In a recent series of stamps, put out commemorating twenty cultural leaders of modern Japan, both Neesima and Uchimura are represented (and on this envelope). Is it not extragovernmental ties like these which help the free world go round?

OTIS GARY Assistant Professor Amherst House, Doshisha University Kyoto, Japan

P:For Reader Gary's stamps honoring two Amherst men, see cuts.--ED.

Marty

Sir:

TIME April 2 erred in stating [Harold Hecht and Burt Lancaster] made Marty because we "needed a flop to write off as a tax loss." Indeed, had Marty failed, we'd have had nothing to write it off against, because it was optimistically made by a specially organized Marty partnership, which owned no other properties.

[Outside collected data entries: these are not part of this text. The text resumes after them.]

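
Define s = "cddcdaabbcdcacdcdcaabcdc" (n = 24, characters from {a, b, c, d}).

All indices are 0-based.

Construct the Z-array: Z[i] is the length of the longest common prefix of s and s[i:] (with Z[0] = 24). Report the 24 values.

[24, 0, 0, 2, 0, 0, 0, 0, 0, 2, 0, 1, 0, 2, 0, 2, 0, 1, 0, 0, 0, 2, 0, 1]

Z[0]=24
i=1: fresh scan; Z[1]=0
i=2: fresh scan; Z[2]=0
i=3: fresh scan; Z[3]=2 scan→box=[3,5)
i=4: min(r-i=1, Z[1]=0)=0; Z[4]=0
i=5: fresh scan; Z[5]=0
i=6: fresh scan; Z[6]=0
i=7: fresh scan; Z[7]=0
i=8: fresh scan; Z[8]=0
i=9: fresh scan; Z[9]=2 scan→box=[9,11)
i=10: min(r-i=1, Z[1]=0)=0; Z[10]=0
i=11: fresh scan; Z[11]=1 scan→box=[11,12)
i=12: fresh scan; Z[12]=0
i=13: fresh scan; Z[13]=2 scan→box=[13,15)
i=14: min(r-i=1, Z[1]=0)=0; Z[14]=0
i=15: fresh scan; Z[15]=2 scan→box=[15,17)
i=16: min(r-i=1, Z[1]=0)=0; Z[16]=0
i=17: fresh scan; Z[17]=1 scan→box=[17,18)
i=18: fresh scan; Z[18]=0
i=19: fresh scan; Z[19]=0
i=20: fresh scan; Z[20]=0
i=21: fresh scan; Z[21]=2 scan→box=[21,23)
i=22: min(r-i=1, Z[1]=0)=0; Z[22]=0
i=23: fresh scan; Z[23]=1 scan→box=[23,24)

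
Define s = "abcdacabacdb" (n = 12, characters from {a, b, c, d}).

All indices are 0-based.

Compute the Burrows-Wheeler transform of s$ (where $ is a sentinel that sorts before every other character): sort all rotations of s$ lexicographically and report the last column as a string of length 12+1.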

HAROLD HECHT New York City

The Big Bad Americans

Sir:

It looks as if TIME'S book reviewers would realize that they are confirming C. Wright Mills's suspicion that America is well on its way to hell when they give, in the April 30 issue, nothing but cheers to Franchise Sagan's "tale of extramarital fun" and nothing but sneers to Upton Sinclair's "temperance tract." How can the American people be other than "morally bankrupt" when the men who help to mold opinion (such as TIME'S book reviewers) operate under the code that naughty is nice, good is glum.

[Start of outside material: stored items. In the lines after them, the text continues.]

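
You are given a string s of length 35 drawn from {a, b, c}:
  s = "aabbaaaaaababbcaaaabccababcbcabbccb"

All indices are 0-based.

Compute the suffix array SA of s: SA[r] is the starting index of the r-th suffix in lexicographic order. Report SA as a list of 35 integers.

rank→(start, suffix):
  0 → (4, 'aaaaaababbcaaaabccababcbcabbccb')
  1 → (5, 'aaaaababbcaaaabccababcbcabbccb')
  2 → (6, 'aaaababbcaaaabccababcbcabbccb')
  3 → (15, 'aaaabccababcbcabbccb')
  4 → (7, 'aaababbcaaaabccababcbcabbccb')
  5 → (16, 'aaabccababcbcabbccb')
  6 → (8, 'aababbcaaaabccababcbcabbccb')
  7 → (0, 'aabbaaaaaababbcaaaabccababcbcabbccb')
  8 → (17, 'aabccababcbcabbccb')
  9 → (9, 'ababbcaaaabccababcbcabbccb')
  10 → (22, 'ababcbcabbccb')
  11 → (1, 'abbaaaaaababbcaaaabccababcbcabbccb')
  12 → (11, 'abbcaaaabccababcbcabbccb')
  13 → (29, 'abbccb')
  14 → (24, 'abcbcabbccb')
  15 → (18, 'abccababcbcabbccb')
  16 → (34, 'b')
  17 → (3, 'baaaaaababbcaaaabccababcbcabbccb')
  18 → (10, 'babbcaaaabccababcbcabbccb')
  19 → (23, 'babcbcabbccb')
  20 → (2, 'bbaaaaaababbcaaaabccababcbcabbccb')
  21 → (12, 'bbcaaaabccababcbcabbccb')
  22 → (30, 'bbccb')
  23 → (13, 'bcaaaabccababcbcabbccb')
  24 → (27, 'bcabbccb')
  25 → (25, 'bcbcabbccb')
  26 → (19, 'bccababcbcabbccb')
  27 → (31, 'bccb')
  28 → (14, 'caaaabccababcbcabbccb')
  29 → (21, 'cababcbcabbccb')
  30 → (28, 'cabbccb')
  31 → (33, 'cb')
  32 → (26, 'cbcabbccb')
  33 → (20, 'ccababcbcabbccb')
  34 → (32, 'ccb')

[4, 5, 6, 15, 7, 16, 8, 0, 17, 9, 22, 1, 11, 29, 24, 18, 34, 3, 10, 23, 2, 12, 30, 13, 27, 25, 19, 31, 14, 21, 28, 33, 26, 20, 32]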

Lois BLANCHARD Gainesville, Fla.

Sir:

You condemn The Power Elite on the ground that "it will surely be read with great glee by anti-Americans everywhere." A great many honest American books contain criticisms of American society, and no doubt can be misused to make anti-American aropaganda. A great many stories in TIME lave been read "with great glee by anti-Americans everywhere." Anything in and about America can be misused for such purposes, and often is. Since when has this danger ever kept American writers from saying what they think, and since when has it kept intelligent American readers from judging such books on their merits? Any day that we have to judge American books ay this one criterion--whether they will be read with "great glee by anti-Americans"--will be a sad day for American books, and for America too.

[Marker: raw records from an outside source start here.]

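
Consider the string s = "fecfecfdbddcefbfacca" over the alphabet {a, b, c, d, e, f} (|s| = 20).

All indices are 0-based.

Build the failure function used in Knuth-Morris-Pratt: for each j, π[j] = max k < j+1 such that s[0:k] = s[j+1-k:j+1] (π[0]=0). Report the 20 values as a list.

[0, 0, 0, 1, 2, 3, 4, 0, 0, 0, 0, 0, 0, 1, 0, 1, 0, 0, 0, 0]

π[0] = 0
j=1 s[j]='e': π[1]=0 (border '')
j=2 s[j]='c': π[2]=0 (border '')
j=3 s[j]='f': π[3]=1 (border 'f')
j=4 s[j]='e': π[4]=2 (border 'fe')
j=5 s[j]='c': π[5]=3 (border 'fec')
j=6 s[j]='f': π[6]=4 (border 'fecf')
j=7 s[j]='d': k: 4→1→0; π[7]=0 (border '')
j=8 s[j]='b': π[8]=0 (border '')
j=9 s[j]='d': π[9]=0 (border '')
j=10 s[j]='d': π[10]=0 (border '')
j=11 s[j]='c': π[11]=0 (border '')
j=12 s[j]='e': π[12]=0 (border '')
j=13 s[j]='f': π[13]=1 (border 'f')
j=14 s[j]='b': k: 1→0; π[14]=0 (border '')
j=15 s[j]='f': π[15]=1 (border 'f')
j=16 s[j]='a': k: 1→0; π[16]=0 (border '')
j=17 s[j]='c': π[17]=0 (border '')
j=18 s[j]='c': π[18]=0 (border '')
j=19 s[j]='a': π[19]=0 (border '')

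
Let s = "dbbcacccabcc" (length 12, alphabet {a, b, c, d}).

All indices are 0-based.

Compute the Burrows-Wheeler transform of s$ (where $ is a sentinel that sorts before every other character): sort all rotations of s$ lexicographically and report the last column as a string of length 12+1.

cccdbaccbbca$

rank  rotation       last
    0  $dbbcacccabcc  c
    1  abcc$dbbcaccc  c
    2  acccabcc$dbbc  c
    3  bbcacccabcc$d  d
    4  bcacccabcc$db  b
    5  bcc$dbbcaccca  a
    6  c$dbbcacccabc  c
    7  cabcc$dbbcacc  c
    8  cacccabcc$dbb  b
    9  cc$dbbcacccab  b
   10  ccabcc$dbbcac  c
   11  cccabcc$dbbca  a
   12  dbbcacccabcc$  $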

ALFRED KAZIN Amherst, Mass.

Visiting China

Sir:

Out here in Taipei your April 23 Pacific Edition brought the first news to me of the passing of Dr. Paul Hutchinson. Because of his appeal for the youth of China, at the Methodist Centennial in Columbus, Ohio in 1919, I went to China as his assistant; my first summer there was spent with Paul and Agnes and their three youngsters in the mountains of Fukien. As long as they lived in Shanghai, their home was open to me. After reading "Happy Man," one happy woman reflects that except for Paul Hutchinson I might never have gone to China, might never have met George Fitch,*might never have found myself a mother of six and grandmother of 14.

GERALDINE FITCH Taipei, Taiwan

Sir:

I do not know who authored the article about Paul Hutchinson, but to one of his family--a sister--it was a singularly sensitive appreciation. Please accept my thanks.

MARGARET H. COMAN Elmira, N.Y.

And Rising

Sir:

In your April 23 "End of the Rope," I am sure Albert Pierrepoint would be flattered by your statement that he is 45, and, in fact, he looks no older. But he is 50. Not so flattered is the Empire News and Sunday Chronicle when you quote its circulation as 1,961,230. The audited and published average net sales show a circulation of 1,994,311 in July-December 1954 and 2,532,540 in December 1955. The circulation is still rising.

G. GRAFTON GREEN Editor

Empire News and Sunday Chronicle London

Dollars & Dams

Sir:

I do not see any harm in anyone liking to build dams and wharfs; they are just as necessary in Turkey as they are in the U.S. For the first time we have a Prime Minister [Adnan Menderes--April 23] with initiative, who thinks of the future, and your magazine never misses a chance to pick on him. If Mr. Adnan Menderes had waited for his safes to be overloaded with cash before he started acting, stagnancy, which has been Turkey's misfortune in the past centuries, would have continued and prevented any improvement. Turkey needs more and more American aid.

TONY TOPUZ

Bornova, Turkey

*Onetime secretary of the International Committee of the Y.M.C.A. in China, who now lives on Formosa, is helping to relocate refugee intellectuals from the China mainland.